There is no rice shortage.
This was reiterated by Agriculture Secretary William Dar following warnings from industry groups and some lawmakers of an inadequate rice supply, as Luzon remained under enhanced community quarantine to control and mitigate the spread of COVID-19.
In an interview with the Inquirer, Dar said aside from the two-month buffer stock held by the National Food Authority, the Department of Agriculture (DA) has already set in motion programs that would increase the country’s rice output even after the current crisis.The agency forecasts the country’s demand this year will hit 14.62 million metric tons, while supply is projected at 13.5 million MT. The shortfall is expected to be augmented by the DA’s rice resiliency project, including hybrid rice production and increasing credit assistance for farmers, which should raise the country’s output by 889,061 MT.

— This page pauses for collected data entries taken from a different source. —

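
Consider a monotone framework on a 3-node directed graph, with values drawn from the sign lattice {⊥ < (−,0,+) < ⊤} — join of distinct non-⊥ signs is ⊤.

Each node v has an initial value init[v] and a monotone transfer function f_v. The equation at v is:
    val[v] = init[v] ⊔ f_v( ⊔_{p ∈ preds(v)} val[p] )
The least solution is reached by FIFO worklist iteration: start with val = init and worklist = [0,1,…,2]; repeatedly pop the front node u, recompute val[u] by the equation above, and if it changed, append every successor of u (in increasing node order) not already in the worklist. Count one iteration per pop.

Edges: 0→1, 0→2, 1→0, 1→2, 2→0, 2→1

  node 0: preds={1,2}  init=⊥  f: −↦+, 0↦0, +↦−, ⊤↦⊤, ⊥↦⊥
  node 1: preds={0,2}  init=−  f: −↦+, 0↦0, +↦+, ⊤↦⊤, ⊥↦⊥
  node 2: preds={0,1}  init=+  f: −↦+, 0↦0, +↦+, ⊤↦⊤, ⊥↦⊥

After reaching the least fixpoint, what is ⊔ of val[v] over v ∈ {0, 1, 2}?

Worklist (5 pops):
  #1 pop 0: in=⊤ → ⊤ (was ⊥); enqueue []
  #2 pop 1: in=⊤ → ⊤ (was −); enqueue [0]
  #3 pop 2: in=⊤ → ⊤ (was +); enqueue [1]
  #4 pop 0: in=⊤ → ⊤ (no change)
  #5 pop 1: in=⊤ → ⊤ (no change)

Fixpoint:
  val[0] = ⊤
  val[1] = ⊤
  val[2] = ⊤

⊤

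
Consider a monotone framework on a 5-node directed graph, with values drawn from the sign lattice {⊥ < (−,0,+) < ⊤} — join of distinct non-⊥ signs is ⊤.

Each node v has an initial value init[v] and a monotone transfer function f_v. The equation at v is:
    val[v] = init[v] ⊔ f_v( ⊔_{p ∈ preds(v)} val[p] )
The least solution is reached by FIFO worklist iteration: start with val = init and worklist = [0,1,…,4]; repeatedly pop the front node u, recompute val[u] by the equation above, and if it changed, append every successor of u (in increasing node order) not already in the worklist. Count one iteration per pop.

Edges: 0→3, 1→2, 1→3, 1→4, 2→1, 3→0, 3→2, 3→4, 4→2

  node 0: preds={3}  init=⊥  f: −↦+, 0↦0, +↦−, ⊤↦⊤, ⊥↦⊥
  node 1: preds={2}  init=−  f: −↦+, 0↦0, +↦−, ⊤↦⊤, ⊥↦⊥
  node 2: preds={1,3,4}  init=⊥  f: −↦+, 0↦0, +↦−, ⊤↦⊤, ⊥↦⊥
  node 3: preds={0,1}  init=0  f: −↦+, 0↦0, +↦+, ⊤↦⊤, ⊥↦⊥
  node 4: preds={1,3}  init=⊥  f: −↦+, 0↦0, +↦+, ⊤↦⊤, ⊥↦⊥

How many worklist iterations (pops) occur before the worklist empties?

10

Trace (10 dequeues):
  [1] u=0 | in 0 | out 0 | prev ⊥ | push {}
  [2] u=1 | in ⊥ | out − | ==
  [3] u=2 | in ⊤ | out ⊤ | prev ⊥ | push {1}
  [4] u=3 | in ⊤ | out ⊤ | prev 0 | push {0,2}
  [5] u=4 | in ⊤ | out ⊤ | prev ⊥ | push {}
  [6] u=1 | in ⊤ | out ⊤ | prev − | push {3,4}
  [7] u=0 | in ⊤ | out ⊤ | prev 0 | push {}
  [8] u=2 | in ⊤ | out ⊤ | ==
  [9] u=3 | in ⊤ | out ⊤ | ==
  [10] u=4 | in ⊤ | out ⊤ | ==

Converged values:
  [0] ⊤
  [1] ⊤
  [2] ⊤
  [3] ⊤
  [4] ⊤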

“This means from the present rice adequacy level of 87 percent, we would be able to raise this to 93 percent. We have the money to improve production, our P31-billion proposal has just been approved,” Dar said. “Again, I would like to repeat that rice is enough and we have sources.”In terms of imports, Dar noted about 1.85 million MT of rice were expected to enter the country. Of that volume, 492,000 MT have already arrived as of March.Dar said of the remaining volume, 90.67 percent would be sourced from Vietnam while the rest would be coming from Thailand and Myanmar.
“The government has an ongoing discussion with Vietnam now. The feedback has been very positive. They said they have not yet reached a decision to halt exports. We told them that the rice that were already contracted to us must be delivered. We are a good trading partner in normal times and during times of crisis; they must help us,” the secretary added.With enough supply and reported improvements in local and national checkpoints, Dar said the problem could be the worsening congestion at the country’s ports.
He said these bottlenecks should be addressed to improve the distribution and positioning of basic food items and avoid spikes in the prices of commodities.